Die aserbaidschanische Opposition beschwert sich über politisch motivierte Verhaftungen während der Covid-19-Pandemie

Die aserbaidschanische Opposition beschwert sich über politisch motivierte Verhaftungen während der Covid-19-Pandemie

Am 14. April wurde ein Mitglied der oppositionellen Volksfrontpartei wegen angeblichen Verstoßes gegen das Quarantäneregime festgenommen, berichtete Turan. Einen Tag zuvor wurde berichtet, dass der Internetzugang von Ali Karimli 10 Minuten vor einem geplanten Interview des Oppositionsführers gesperrt worden sei. 

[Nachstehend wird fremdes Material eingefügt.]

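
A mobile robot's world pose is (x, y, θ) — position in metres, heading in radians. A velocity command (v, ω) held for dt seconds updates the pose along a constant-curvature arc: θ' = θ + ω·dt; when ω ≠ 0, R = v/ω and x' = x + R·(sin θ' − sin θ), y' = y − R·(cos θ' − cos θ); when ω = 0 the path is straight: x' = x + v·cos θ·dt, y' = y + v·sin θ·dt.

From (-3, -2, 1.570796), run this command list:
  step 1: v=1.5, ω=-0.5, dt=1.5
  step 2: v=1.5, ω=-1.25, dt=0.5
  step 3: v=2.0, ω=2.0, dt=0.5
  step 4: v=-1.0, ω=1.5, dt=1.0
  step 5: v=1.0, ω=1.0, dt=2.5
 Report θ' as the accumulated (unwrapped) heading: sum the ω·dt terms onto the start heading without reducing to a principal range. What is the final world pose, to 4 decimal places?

(-1.7982, -1.1941, 5.1958)

step 1: θ'=0.8208 (R=-3.0000) → pose (-2.1951, 0.0449, 0.8208)
step 2: θ'=0.1958 (R=-1.2000) → pose (-1.5505, 0.4040, 0.1958)
step 3: θ'=1.1958 (R=1.0000) → pose (-0.8145, 1.0186, 1.1958)
step 4: θ'=2.6958 (R=-0.6667) → pose (-0.4816, 0.1729, 2.6958)
step 5: θ'=5.1958 (R=1.0000) → pose (-1.7982, -1.1941, 5.1958)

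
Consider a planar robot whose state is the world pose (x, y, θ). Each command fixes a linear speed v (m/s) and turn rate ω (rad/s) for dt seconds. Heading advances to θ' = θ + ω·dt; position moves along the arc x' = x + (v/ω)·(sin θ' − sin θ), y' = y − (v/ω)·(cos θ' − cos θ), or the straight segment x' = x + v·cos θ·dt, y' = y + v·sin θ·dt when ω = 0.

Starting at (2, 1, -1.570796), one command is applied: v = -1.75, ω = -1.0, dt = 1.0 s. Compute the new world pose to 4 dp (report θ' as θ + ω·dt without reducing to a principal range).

(2.8045, 2.4726, -2.5708)

θ' = -1.5708 + -1.0·1.0 = -2.5708
R = v/ω = -1.75/-1.0 = 1.7500
x' = 2 + 1.7500·(sin -2.5708 − sin -1.5708) = 2.8045
y' = 1 − 1.7500·(cos -2.5708 − cos -1.5708) = 2.4726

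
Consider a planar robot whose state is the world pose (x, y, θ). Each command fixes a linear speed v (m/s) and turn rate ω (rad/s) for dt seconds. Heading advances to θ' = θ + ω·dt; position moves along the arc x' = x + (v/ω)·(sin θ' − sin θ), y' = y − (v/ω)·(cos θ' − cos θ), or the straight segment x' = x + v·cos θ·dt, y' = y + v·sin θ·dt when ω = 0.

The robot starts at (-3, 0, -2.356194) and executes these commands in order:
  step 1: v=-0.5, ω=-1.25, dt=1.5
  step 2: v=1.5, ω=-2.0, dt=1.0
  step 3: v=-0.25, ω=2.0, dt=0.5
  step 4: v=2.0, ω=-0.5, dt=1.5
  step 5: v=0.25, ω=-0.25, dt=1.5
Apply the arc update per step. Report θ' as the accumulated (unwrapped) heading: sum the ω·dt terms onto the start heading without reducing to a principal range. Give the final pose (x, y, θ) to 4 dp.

(0.8155, 2.8138, -6.3562)

step 1: θ'=-4.2312 (R=0.4000) → pose (-2.3626, -0.0977, -4.2312)
step 2: θ'=-6.2312 (R=-0.7500) → pose (-1.7367, 0.9984, -6.2312)
step 3: θ'=-5.2312 (R=-0.1250) → pose (-1.8388, 0.9356, -5.2312)
step 4: θ'=-5.9812 (R=-4.0000) → pose (0.4452, 2.7712, -5.9812)
step 5: θ'=-6.3562 (R=-1.0000) → pose (0.8155, 2.8138, -6.3562)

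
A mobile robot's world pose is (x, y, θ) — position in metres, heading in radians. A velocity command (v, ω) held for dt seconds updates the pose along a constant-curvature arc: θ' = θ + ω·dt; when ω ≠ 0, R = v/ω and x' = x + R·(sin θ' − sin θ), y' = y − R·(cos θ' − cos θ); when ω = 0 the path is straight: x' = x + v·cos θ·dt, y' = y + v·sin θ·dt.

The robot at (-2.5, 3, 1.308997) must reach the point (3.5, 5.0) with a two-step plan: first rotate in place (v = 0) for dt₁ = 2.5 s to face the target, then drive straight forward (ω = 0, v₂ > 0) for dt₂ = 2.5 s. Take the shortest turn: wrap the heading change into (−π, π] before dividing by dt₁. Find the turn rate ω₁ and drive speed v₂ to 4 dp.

heading to target = atan2(5−3, 3.5−-2.5) = 0.3218
Δθ = wrap(0.3218 − 1.3090) = -0.9872; ω₁ = Δθ/dt₁ = -0.3949
distance = √((3.5−-2.5)² + (5−3)²) = 6.3246; v₂ = distance/dt₂ = 2.5298

ω₁ = -0.3949, v₂ = 2.5298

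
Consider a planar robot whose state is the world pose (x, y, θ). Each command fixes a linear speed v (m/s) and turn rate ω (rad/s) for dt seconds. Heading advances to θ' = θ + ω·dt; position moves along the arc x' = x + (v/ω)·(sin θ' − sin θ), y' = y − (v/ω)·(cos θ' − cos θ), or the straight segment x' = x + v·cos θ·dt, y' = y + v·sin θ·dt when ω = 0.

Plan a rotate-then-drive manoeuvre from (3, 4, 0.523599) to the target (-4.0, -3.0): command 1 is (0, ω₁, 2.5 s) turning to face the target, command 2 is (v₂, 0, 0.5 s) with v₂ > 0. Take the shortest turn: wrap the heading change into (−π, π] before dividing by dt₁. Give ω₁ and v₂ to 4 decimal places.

ω₁ = -1.1519, v₂ = 19.7990

heading to target = atan2(-3−4, -4−3) = -2.3562
Δθ = wrap(-2.3562 − 0.5236) = -2.8798; ω₁ = Δθ/dt₁ = -1.1519
distance = √((-4−3)² + (-3−4)²) = 9.8995; v₂ = distance/dt₂ = 19.7990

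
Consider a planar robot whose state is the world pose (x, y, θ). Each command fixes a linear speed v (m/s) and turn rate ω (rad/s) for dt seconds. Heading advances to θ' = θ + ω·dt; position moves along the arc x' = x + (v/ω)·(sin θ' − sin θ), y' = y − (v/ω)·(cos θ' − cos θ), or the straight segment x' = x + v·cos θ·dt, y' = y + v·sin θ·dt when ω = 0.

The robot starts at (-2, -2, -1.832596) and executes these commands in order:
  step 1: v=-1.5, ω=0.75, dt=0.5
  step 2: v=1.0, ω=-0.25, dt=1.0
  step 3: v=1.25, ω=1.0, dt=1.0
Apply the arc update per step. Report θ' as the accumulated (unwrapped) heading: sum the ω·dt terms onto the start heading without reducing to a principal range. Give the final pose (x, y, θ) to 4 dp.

step 1: θ'=-1.4576 (R=-2.0000) → pose (-1.9447, -1.2564, -1.4576)
step 2: θ'=-1.7076 (R=-4.0000) → pose (-1.9564, -2.2538, -1.7076)
step 3: θ'=-0.7076 (R=1.2500) → pose (-1.5306, -3.3741, -0.7076)

(-1.5306, -3.3741, -0.7076)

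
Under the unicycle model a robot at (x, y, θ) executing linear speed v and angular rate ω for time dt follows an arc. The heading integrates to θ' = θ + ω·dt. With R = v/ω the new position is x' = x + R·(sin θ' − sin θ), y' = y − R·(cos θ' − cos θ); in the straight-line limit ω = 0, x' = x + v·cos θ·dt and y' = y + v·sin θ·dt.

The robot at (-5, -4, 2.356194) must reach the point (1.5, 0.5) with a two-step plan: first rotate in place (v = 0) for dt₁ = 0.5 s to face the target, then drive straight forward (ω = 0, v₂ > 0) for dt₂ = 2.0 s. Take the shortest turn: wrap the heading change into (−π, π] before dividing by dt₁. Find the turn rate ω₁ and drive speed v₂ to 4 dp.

ω₁ = -3.5013, v₂ = 3.9528

heading to target = atan2(0.5−-4, 1.5−-5) = 0.6055
Δθ = wrap(0.6055 − 2.3562) = -1.7506; ω₁ = Δθ/dt₁ = -3.5013
distance = √((1.5−-5)² + (0.5−-4)²) = 7.9057; v₂ = distance/dt₂ = 3.9528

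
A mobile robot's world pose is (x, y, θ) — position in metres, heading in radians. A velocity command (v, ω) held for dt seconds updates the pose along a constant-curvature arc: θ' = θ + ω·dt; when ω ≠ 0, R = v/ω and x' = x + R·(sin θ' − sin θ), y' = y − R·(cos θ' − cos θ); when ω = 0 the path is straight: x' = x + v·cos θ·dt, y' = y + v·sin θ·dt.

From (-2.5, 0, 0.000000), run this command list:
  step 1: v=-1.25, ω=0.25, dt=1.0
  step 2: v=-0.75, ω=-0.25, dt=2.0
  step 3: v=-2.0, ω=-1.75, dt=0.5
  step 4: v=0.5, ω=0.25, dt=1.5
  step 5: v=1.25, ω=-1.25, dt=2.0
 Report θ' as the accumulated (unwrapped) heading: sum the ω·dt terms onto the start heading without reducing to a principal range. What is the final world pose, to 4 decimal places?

(-6.3184, -1.8677, -3.2500)

step 1: θ'=0.2500 (R=-5.0000) → pose (-3.7370, -0.1554, 0.2500)
step 2: θ'=-0.2500 (R=3.0000) → pose (-5.2214, -0.1554, -0.2500)
step 3: θ'=-1.1250 (R=1.1429) → pose (-5.9699, 0.4591, -1.1250)
step 4: θ'=-0.7500 (R=2.0000) → pose (-5.5286, -0.1419, -0.7500)
step 5: θ'=-3.2500 (R=-1.0000) → pose (-6.3184, -1.8677, -3.2500)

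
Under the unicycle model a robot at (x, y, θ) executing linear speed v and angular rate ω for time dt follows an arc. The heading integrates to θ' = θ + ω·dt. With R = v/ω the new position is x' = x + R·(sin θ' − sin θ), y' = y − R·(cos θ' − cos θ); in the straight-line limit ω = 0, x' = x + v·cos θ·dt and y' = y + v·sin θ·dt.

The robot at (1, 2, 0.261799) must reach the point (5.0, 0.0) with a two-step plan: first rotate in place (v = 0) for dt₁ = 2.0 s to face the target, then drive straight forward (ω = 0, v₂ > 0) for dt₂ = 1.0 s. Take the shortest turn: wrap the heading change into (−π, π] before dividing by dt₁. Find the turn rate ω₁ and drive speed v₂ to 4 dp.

ω₁ = -0.3627, v₂ = 4.4721

heading to target = atan2(0−2, 5−1) = -0.4636
Δθ = wrap(-0.4636 − 0.2618) = -0.7254; ω₁ = Δθ/dt₁ = -0.3627
distance = √((5−1)² + (0−2)²) = 4.4721; v₂ = distance/dt₂ = 4.4721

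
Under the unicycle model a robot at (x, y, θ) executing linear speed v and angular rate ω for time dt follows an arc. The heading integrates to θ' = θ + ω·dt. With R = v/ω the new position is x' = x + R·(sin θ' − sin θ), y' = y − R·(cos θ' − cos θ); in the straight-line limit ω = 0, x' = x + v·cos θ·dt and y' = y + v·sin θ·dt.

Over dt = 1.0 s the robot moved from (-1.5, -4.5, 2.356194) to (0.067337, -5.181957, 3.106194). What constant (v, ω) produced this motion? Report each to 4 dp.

v = -1.7500, ω = 0.7500

Δθ = 3.106194 − 2.356194 = 0.750000
ω = Δθ/dt = 0.750000/1.0 = 0.7500
R = Δx/(sin θ' − sin θ) = -2.3333
v = R·ω = -2.3333·0.7500 = -1.7500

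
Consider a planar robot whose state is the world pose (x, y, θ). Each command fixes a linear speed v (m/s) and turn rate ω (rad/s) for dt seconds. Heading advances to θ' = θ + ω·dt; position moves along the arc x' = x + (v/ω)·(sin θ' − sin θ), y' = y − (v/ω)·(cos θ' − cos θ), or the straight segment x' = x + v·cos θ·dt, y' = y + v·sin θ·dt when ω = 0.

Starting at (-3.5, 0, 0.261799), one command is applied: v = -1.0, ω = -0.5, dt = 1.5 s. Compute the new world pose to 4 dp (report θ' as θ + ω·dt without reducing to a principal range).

θ' = 0.2618 + -0.5·1.5 = -0.4882
R = v/ω = -1.0/-0.5 = 2.0000
x' = -3.5 + 2.0000·(sin -0.4882 − sin 0.2618) = -4.9557
y' = 0 − 2.0000·(cos -0.4882 − cos 0.2618) = 0.1655

(-4.9557, 0.1655, -0.4882)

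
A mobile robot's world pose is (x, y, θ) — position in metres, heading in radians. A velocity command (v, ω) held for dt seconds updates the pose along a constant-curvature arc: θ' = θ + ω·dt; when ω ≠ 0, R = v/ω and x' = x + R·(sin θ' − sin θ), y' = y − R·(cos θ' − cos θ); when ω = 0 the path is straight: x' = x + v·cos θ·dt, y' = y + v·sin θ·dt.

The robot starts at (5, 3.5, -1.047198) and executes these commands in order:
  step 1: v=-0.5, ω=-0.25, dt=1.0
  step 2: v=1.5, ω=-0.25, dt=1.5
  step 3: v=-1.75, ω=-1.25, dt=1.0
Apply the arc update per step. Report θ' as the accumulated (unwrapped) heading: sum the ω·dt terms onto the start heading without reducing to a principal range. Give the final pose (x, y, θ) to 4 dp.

(6.0869, 2.9558, -2.9222)

step 1: θ'=-1.2972 (R=2.0000) → pose (4.8064, 3.9596, -1.2972)
step 2: θ'=-1.6722 (R=-6.0000) → pose (4.9988, 1.7310, -1.6722)
step 3: θ'=-2.9222 (R=1.4000) → pose (6.0869, 2.9558, -2.9222)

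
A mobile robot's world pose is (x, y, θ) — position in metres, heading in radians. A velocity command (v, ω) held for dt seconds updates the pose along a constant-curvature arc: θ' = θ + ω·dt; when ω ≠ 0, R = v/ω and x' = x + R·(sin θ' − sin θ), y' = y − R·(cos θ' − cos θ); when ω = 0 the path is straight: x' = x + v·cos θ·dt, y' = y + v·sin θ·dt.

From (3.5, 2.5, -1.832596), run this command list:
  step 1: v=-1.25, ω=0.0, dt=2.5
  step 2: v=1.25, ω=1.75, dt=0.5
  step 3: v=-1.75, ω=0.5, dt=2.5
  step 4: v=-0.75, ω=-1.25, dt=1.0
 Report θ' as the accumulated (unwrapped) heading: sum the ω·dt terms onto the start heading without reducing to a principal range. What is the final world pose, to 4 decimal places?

step 1: θ'=-1.8326 (straight) → pose (4.3088, 5.5185, -1.8326)
step 2: θ'=-0.9576 (R=0.7143) → pose (4.4146, 4.9226, -0.9576)
step 3: θ'=0.2924 (R=-3.5000) → pose (0.5434, 6.2598, 0.2924)
step 4: θ'=-0.9576 (R=0.6000) → pose (-0.1203, 6.4891, -0.9576)

(-0.1203, 6.4891, -0.9576)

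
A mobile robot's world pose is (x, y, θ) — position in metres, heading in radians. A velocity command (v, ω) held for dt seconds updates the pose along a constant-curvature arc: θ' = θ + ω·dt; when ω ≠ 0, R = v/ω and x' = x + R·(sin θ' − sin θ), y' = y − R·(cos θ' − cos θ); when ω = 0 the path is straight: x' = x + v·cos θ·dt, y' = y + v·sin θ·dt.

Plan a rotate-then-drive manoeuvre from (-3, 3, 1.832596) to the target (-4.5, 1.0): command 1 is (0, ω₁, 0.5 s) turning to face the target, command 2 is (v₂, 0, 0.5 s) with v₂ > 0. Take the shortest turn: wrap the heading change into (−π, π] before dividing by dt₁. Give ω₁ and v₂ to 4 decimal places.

ω₁ = 4.4726, v₂ = 5.0000

heading to target = atan2(1−3, -4.5−-3) = -2.2143
Δθ = wrap(-2.2143 − 1.8326) = 2.2363; ω₁ = Δθ/dt₁ = 4.4726
distance = √((-4.5−-3)² + (1−3)²) = 2.5000; v₂ = distance/dt₂ = 5.0000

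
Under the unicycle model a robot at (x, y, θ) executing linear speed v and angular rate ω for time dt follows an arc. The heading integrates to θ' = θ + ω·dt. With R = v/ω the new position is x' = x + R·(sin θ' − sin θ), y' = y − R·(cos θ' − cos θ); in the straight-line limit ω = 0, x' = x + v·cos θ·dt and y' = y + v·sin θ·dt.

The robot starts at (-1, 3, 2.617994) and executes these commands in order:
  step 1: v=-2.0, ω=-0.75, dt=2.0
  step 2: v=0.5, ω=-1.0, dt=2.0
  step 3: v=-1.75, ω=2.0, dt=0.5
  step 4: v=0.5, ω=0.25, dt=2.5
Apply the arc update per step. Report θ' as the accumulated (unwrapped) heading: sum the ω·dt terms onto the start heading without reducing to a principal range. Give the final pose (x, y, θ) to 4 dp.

step 1: θ'=1.1180 (R=2.6667) → pose (0.0646, -0.4760, 1.1180)
step 2: θ'=-0.8820 (R=-0.5000) → pose (0.9002, -0.3770, -0.8820)
step 3: θ'=0.1180 (R=-0.8750) → pose (0.1217, -0.0642, 0.1180)
step 4: θ'=0.7430 (R=2.0000) → pose (1.2393, 0.4490, 0.7430)

(1.2393, 0.4490, 0.7430)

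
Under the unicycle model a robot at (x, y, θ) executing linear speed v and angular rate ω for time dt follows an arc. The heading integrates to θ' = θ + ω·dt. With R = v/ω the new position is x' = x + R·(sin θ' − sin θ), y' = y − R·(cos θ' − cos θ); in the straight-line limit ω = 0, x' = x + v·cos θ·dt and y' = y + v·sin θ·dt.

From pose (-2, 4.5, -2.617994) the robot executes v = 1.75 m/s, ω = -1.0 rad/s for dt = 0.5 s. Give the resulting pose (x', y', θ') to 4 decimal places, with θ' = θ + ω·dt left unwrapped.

(-2.8337, 4.2660, -3.1180)

θ' = -2.6180 + -1.0·0.5 = -3.1180
R = v/ω = 1.75/-1.0 = -1.7500
x' = -2 + -1.7500·(sin -3.1180 − sin -2.6180) = -2.8337
y' = 4.5 − -1.7500·(cos -3.1180 − cos -2.6180) = 4.2660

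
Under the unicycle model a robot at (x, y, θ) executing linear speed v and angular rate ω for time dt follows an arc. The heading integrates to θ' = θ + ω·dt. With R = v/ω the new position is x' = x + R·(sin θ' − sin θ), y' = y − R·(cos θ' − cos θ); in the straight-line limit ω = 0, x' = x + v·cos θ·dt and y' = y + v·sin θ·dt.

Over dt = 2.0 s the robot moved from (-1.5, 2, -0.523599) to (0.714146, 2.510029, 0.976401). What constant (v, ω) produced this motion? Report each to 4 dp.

Δθ = 0.976401 − -0.523599 = 1.500000
ω = Δθ/dt = 1.500000/2.0 = 0.7500
R = Δx/(sin θ' − sin θ) = 1.6667
v = R·ω = 1.6667·0.7500 = 1.2500

v = 1.2500, ω = 0.7500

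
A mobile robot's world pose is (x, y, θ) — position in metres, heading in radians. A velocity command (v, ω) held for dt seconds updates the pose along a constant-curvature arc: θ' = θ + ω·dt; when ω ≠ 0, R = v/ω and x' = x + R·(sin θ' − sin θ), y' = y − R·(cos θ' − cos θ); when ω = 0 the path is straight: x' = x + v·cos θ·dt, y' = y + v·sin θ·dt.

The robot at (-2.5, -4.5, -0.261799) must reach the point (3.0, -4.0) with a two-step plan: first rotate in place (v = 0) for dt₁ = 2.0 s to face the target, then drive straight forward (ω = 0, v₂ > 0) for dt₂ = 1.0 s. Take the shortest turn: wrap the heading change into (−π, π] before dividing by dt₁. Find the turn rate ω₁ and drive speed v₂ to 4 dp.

ω₁ = 0.1762, v₂ = 5.5227

heading to target = atan2(-4−-4.5, 3−-2.5) = 0.0907
Δθ = wrap(0.0907 − -0.2618) = 0.3525; ω₁ = Δθ/dt₁ = 0.1762
distance = √((3−-2.5)² + (-4−-4.5)²) = 5.5227; v₂ = distance/dt₂ = 5.5227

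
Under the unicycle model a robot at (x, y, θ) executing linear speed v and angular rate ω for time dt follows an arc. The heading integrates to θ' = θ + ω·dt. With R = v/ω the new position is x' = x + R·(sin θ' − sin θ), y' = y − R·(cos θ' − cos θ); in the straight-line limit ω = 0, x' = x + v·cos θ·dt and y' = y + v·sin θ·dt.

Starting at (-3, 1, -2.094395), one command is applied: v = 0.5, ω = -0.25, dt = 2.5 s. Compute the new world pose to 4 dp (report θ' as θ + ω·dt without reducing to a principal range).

(-3.9125, 0.1756, -2.7194)

θ' = -2.0944 + -0.25·2.5 = -2.7194
R = v/ω = 0.5/-0.25 = -2.0000
x' = -3 + -2.0000·(sin -2.7194 − sin -2.0944) = -3.9125
y' = 1 − -2.0000·(cos -2.7194 − cos -2.0944) = 0.1756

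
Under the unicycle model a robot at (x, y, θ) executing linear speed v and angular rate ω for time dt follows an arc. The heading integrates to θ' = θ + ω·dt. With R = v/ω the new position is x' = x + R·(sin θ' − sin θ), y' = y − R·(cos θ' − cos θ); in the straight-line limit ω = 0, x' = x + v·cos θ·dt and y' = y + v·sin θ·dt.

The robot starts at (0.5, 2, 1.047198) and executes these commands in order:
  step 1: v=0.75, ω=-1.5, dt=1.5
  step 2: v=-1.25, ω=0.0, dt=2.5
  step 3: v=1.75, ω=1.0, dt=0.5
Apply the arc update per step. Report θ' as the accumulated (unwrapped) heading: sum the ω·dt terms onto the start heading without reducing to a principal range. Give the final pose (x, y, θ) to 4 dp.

step 1: θ'=-1.2028 (R=-0.5000) → pose (1.3995, 1.9299, -1.2028)
step 2: θ'=-1.2028 (straight) → pose (0.2753, 4.8457, -1.2028)
step 3: θ'=-0.7028 (R=1.7500) → pose (0.7770, 4.1399, -0.7028)

(0.7770, 4.1399, -0.7028)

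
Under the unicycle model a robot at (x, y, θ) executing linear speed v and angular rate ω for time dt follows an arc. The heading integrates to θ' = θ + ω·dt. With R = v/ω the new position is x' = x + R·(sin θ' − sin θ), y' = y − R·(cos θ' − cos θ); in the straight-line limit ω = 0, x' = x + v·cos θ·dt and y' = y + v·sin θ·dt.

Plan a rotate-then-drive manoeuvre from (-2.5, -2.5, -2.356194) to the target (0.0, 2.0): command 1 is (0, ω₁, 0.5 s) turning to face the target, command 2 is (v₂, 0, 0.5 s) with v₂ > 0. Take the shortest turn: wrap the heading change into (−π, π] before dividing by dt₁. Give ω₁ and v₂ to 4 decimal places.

ω₁ = -5.7266, v₂ = 10.2956

heading to target = atan2(2−-2.5, 0−-2.5) = 1.0637
Δθ = wrap(1.0637 − -2.3562) = -2.8633; ω₁ = Δθ/dt₁ = -5.7266
distance = √((0−-2.5)² + (2−-2.5)²) = 5.1478; v₂ = distance/dt₂ = 10.2956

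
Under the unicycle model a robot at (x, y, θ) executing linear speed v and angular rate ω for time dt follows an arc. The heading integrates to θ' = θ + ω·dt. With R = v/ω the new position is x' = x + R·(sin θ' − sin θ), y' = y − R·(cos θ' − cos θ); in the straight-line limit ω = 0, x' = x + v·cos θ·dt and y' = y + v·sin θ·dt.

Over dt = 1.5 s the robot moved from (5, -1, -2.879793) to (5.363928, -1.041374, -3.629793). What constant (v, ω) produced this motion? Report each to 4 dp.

Δθ = -3.629793 − -2.879793 = -0.750000
ω = Δθ/dt = -0.750000/1.5 = -0.5000
R = Δx/(sin θ' − sin θ) = 0.5000
v = R·ω = 0.5000·-0.5000 = -0.2500

v = -0.2500, ω = -0.5000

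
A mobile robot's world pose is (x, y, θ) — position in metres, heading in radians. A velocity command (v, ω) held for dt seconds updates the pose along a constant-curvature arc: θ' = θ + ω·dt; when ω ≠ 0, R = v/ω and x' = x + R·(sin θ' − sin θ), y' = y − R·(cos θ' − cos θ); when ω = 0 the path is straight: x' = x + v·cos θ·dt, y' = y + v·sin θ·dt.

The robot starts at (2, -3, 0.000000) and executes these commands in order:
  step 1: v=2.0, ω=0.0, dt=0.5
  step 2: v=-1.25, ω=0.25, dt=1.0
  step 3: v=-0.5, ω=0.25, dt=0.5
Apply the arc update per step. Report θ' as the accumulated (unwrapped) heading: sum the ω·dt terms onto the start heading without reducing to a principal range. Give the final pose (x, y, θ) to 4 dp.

(1.5252, -3.2322, 0.3750)

step 1: θ'=0.0000 (straight) → pose (3.0000, -3.0000, 0.0000)
step 2: θ'=0.2500 (R=-5.0000) → pose (1.7630, -3.1554, 0.2500)
step 3: θ'=0.3750 (R=-2.0000) → pose (1.5252, -3.2322, 0.3750)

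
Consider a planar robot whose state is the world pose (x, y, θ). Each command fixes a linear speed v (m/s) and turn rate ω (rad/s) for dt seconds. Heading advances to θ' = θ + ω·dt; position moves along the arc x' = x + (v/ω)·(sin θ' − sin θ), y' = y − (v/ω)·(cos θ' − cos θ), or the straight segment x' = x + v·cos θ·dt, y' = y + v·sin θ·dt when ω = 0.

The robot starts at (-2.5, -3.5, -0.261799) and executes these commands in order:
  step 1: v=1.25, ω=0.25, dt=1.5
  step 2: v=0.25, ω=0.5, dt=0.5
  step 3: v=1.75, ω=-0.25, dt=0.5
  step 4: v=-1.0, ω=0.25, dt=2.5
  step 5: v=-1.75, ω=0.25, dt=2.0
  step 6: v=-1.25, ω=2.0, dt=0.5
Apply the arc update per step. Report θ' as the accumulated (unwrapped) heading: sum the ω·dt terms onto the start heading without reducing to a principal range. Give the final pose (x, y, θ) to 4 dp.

(-3.1381, -8.3181, 2.3632)

step 1: θ'=0.1132 (R=5.0000) → pose (-0.6411, -3.6384, 0.1132)
step 2: θ'=0.3632 (R=0.5000) → pose (-0.5200, -3.6090, 0.3632)
step 3: θ'=0.2382 (R=-7.0000) → pose (0.3152, -3.3500, 0.2382)
step 4: θ'=0.8632 (R=-4.0000) → pose (-1.7807, -4.6370, 0.8632)
step 5: θ'=1.3632 (R=-7.0000) → pose (-3.3109, -7.7443, 1.3632)
step 6: θ'=2.3632 (R=-0.6250) → pose (-3.1381, -8.3181, 2.3632)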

Drei Tage zuvor, am 10. April, veröffentlichte der Nationale Rat der Demokratischen Kräfte der Opposition in Aserbaidschan eine Erklärung, wonach mindestens 16 Oppositionsaktivisten „Opfer der repressiven Politik“ geworden seien, seit der Ausbruch des Coronavirus im Land nach den Festnahmen begann. 

„Während die ganze Welt gegen die Coronavirus-Pandemie kämpft, nutzt die aserbaidschanische Regierung die Situation, um die Jagd nach Oppositionsmitgliedern zu beschleunigen. Sie wollen nicht, dass jemand ihre Inkompetenz bei der Bekämpfung der Pandemie kritisiert, ihre Unfähigkeit, für die Bevölkerung zu sorgen, die gezwungen wurde, nicht zu arbeiten “, erklärte Karimli. Laut Karimli waren die Anzeichen für die Unterdrückung von Oppositionsaktivisten durch die Regierung in den Erklärungen des aserbaidschanischen Präsidenten Ilham Alijew zu sehen, die während Nowruz-Festes abgegeben wurden.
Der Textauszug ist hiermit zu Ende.